This past weekend's Green Party state convention in Corpus Christi marks a turning point for the party's legitimacy in Texas politics, and David Collins detailed how that is, came to be, and goes forward.

Catherine Hunter at Progrexas lists ten bonafide progressive Democrats who're running for office across the Lone Star State in 2018.

The Houston Communist Party posted video from the Nina Turner Show, starring Bernie Sanders (the People's Summit, also this past weekend).

Sanford Levinson at Rivard Report argues that nobody really knows what "sincerely held religious beliefs" are.

Lize Burr at Burnt Orange Report tries to make sense of the special session agenda.

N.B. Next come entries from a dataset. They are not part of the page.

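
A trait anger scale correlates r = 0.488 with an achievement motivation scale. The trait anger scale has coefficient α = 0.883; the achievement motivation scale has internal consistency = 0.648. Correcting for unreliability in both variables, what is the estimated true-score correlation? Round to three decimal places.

0.645

r_true = r_obs / √(r_xx · r_yy) = 0.488 / √(0.883 × 0.648) = 0.488 / √0.572184 = 0.488 / 0.7564 ≈ 0.645.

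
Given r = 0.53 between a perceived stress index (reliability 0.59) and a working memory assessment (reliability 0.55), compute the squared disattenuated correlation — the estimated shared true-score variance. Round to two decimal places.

Disattenuated r = 0.53 / √(0.59 × 0.55) = 0.53 / 0.5696 = 0.9305.
Shared true-score variance = 0.9305² = 0.8658 ≈ 0.87.

0.87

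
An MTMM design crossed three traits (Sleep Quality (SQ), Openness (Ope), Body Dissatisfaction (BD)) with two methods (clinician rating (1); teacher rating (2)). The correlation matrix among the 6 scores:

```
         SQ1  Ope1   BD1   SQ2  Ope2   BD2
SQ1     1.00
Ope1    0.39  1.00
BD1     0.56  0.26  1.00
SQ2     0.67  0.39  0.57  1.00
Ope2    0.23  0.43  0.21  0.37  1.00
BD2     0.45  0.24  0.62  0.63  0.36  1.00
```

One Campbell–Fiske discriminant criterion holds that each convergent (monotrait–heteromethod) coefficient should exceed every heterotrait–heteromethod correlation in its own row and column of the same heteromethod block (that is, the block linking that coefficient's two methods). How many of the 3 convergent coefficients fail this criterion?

Convergent coefficients and their comparison sets:
SQ (methods 1·2): 0.67 vs {0.23, 0.39, 0.45, 0.57} → pass.
Ope (methods 1·2): 0.43 vs {0.39, 0.23, 0.24, 0.21} → pass.
BD (methods 1·2): 0.62 vs {0.57, 0.45, 0.21, 0.24} → pass.
0 of 3 fail.

0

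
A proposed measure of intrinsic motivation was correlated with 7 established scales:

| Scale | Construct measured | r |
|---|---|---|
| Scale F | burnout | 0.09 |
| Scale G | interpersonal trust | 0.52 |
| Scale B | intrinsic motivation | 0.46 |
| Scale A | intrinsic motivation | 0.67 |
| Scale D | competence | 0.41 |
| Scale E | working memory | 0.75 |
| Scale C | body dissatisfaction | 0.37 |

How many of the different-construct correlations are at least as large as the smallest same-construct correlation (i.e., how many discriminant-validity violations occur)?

2

Convergent (same construct = intrinsic motivation): Scale B, Scale A.
Smallest convergent = 0.46. Discriminant values: 0.09, 0.52, 0.41, 0.75, 0.37; count ≥ 0.46 → 2.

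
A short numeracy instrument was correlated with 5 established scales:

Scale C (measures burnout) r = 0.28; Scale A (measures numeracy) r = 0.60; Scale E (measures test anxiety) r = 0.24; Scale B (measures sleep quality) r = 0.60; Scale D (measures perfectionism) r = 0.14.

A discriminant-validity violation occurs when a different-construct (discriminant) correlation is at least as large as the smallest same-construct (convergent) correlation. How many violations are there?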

Jay Leeson at Burkablog wonders why so many state senators want to serve Dan Patrick's interests instead of their constituents'.

Andrew Edmonson, in an essay for the Houston Chronicle, thinks Pride parades should return to their protest-march roots.

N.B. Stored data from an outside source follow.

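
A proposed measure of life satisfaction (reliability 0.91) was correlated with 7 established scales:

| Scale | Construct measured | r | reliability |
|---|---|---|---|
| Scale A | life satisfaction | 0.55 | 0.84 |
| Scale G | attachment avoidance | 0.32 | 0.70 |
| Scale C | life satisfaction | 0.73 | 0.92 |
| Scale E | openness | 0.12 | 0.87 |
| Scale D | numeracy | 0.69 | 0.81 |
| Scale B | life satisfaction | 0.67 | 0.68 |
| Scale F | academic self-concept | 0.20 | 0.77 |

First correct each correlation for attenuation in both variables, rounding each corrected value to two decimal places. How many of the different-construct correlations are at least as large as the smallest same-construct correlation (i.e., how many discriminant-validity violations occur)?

1

Disattenuated r (r / √(r_scale · r_new)):
  Scale A (conv): 0.55 / √(0.84·0.91) = 0.63
  Scale G (disc): 0.32 / √(0.70·0.91) = 0.40
  Scale C (conv): 0.73 / √(0.92·0.91) = 0.80
  Scale E (disc): 0.12 / √(0.87·0.91) = 0.13
  Scale D (disc): 0.69 / √(0.81·0.91) = 0.80
  Scale B (conv): 0.67 / √(0.68·0.91) = 0.85
  Scale F (disc): 0.20 / √(0.77·0.91) = 0.24
Smallest convergent = 0.63. Discriminant values: 0.40, 0.13, 0.80, 0.24; count ≥ 0.63 → 1.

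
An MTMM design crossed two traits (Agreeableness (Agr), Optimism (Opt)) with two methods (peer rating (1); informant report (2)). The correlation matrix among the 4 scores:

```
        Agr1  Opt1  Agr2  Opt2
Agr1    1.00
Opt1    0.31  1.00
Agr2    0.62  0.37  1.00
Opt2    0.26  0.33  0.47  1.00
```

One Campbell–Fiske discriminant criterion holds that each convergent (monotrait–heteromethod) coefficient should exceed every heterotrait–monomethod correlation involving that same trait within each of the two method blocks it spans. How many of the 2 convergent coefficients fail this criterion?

Each convergent coefficient versus the relevant comparison correlations:
Agr (methods 1·2): 0.62 vs {0.31, 0.47} → pass.
Opt (methods 1·2): 0.33 vs {0.31, 0.47} → fail.
1 of 2 fail.

1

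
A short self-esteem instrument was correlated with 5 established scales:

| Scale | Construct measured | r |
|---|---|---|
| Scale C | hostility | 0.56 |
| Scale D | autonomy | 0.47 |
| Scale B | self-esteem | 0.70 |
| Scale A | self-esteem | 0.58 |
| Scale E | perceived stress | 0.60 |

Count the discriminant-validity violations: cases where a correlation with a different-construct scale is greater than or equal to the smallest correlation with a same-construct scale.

Convergent (same construct = self-esteem): Scale B, Scale A.
Smallest convergent = 0.58. Discriminant values: 0.56, 0.47, 0.60; count ≥ 0.58 → 1.

1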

Paradise in Hell has a modest proposal for Greg Abbott.


Durrel Douglas at Houston Justice provides a way to help the family of Johnny Hernandez, the man who died from a chokehold by a Harris County deputy's husband after an altercation outside a Denny's.

To spotlight the Republic of Texas motorcycle rally this past weekend, All Ablog Austin posted the ten best rides through Central Texas.

And Harry Hamid considers the axolotl.